What people need and what they want are always wrong and if there right then you have found somebody you can respect, so good luck.
Like rationalising a database, rationalising your data needs goes along way in seeing what you realy need from a business perspective. Just becasue you can, dosn't always mean you should. Also having the fastest discs in the land means nothing if you have a poor network that supports that data. So that real expensive storage array with automated backup may be fine, but if the network upgrade is due next year then you realy did get things in the wrong order. This is why isolation helps in many ways more than you think. Ever had marketing get a new HD camera and upload 1000x more data than they do in a year in the space of a day impacting main data storage access as it filled up the network and casued a router to overheat/fail. Well best avoided; Only allow people to shoot themselfs in the foot as much as possible as they are terrible shots and will end up shooting somebody else's foot instead and without even knowing they have.
Treat your data like Gold, your users like idiots and plan around that as much as possible bearing in mind there is alot of fools gold out there ;).
And the Cloud it not the answer
to life the universe and everything let alone Data Aging/Hierarchical Storage Managment.
Just before someone says it is.
…that’s like keeping instant coffee in a safe
You're quite right there … I have a much better place for instant coffee… the bin.
The bin IS quickest-access storage in the house.
Where cupboard requires first to open door then reach in, the pedal-bin is foot-operated so opens while reaching in... shaves off fractions of a second!
Completely forgot another approach; that of NetApp. Put everything possible, as far as appropriate, onto SATA disks and then use cache in the controllers to bring in the metadata and data itself. Data that only periodically needs to have a high write rate as well as a high read rate can be dynamically moved up to SAS or even SSD for the period of high use. Once the "batch" (insert your definition or workload profile word here) has been done the now dormant (ish) data is shipped back to cheap-and-deep.

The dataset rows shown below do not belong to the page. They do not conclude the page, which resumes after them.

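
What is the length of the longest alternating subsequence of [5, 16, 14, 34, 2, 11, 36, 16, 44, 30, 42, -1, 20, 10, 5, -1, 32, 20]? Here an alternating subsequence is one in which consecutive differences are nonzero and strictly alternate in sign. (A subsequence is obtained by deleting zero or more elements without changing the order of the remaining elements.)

15

A longest alternating subsequence is 5, 16, 14, 34, 2, 36, 16, 44, 30, 42, -1, 20, 10, 32, 20 (positions 1,2,3,4,5,7,8,9,10,11,12,13,14,17,18); its 14 consecutive differences strictly alternate in sign, and length 15 is optimal.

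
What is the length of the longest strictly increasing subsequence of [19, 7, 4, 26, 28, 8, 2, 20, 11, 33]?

4

One longest increasing subsequence is 19, 26, 28, 33 (positions 1,4,5,10), of length 4; no longer one exists.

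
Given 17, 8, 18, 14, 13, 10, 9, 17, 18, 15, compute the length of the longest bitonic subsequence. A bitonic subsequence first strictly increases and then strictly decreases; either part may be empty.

Let inc[i] be the LIS ending at i and dec[i] the longest strictly decreasing subsequence starting at i. inc = [1, 1, 2, 2, 2, 2, 2, 3, 4, 3], dec = [5, 1, 5, 4, 3, 2, 1, 2, 2, 1].
max_i inc[i]+dec[i]−1 = 6, with one witness 17, 18, 14, 13, 10, 9.

6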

Not sure about the 10K cool tier
The cost/density difference of 10K disks versus 15K doesn't really make sense. If your Hot + Cool is too large to fit in flash and 15K disks work out cheaper for you then Flash + 15k + 7k seems much more sensible. I think the nature of a lot of people's data would indeed suit a Flash & Trash (assuming plenty of the former and that the cold data really is quite cold).
sata vs fc drives
15k vs 5400rpm doesn't really buy you much on random access. The seek time is only a few percent different and that's the dominating factor (which is why fast spinning arrays all use some form of shortstroking to maximise IO). For sequential access all you need to do is add more sata disks to your arrays.
As others have pointed out, the trick is to cache all your metadata to ssd or memory and hold the 99% accessed stuff in ssd too - that's a matter of appropriate sizing.
Bumping our main fileswervers from 4Gb to 16Gb ram made them behave a bit better. Bumping them to 48Gb gave a 100x speedup simply due to being able to cache all metatdata. I'm looking at 512Gb for the next iteration and will add "suitable" amounts of ssd between them and the 200Tb disk (each) they currently handle.
Anyone wanting to roll their own should take a serious look at ZFS.
(And anyone wanting to use clustered filesystem systems such as GFS should be aware that the performance is generally disgusting (bitter experience) - and it won't get better until someone comes up with better ways of passing messages between servers (Ethernet is just "too slow" - even 10Ge).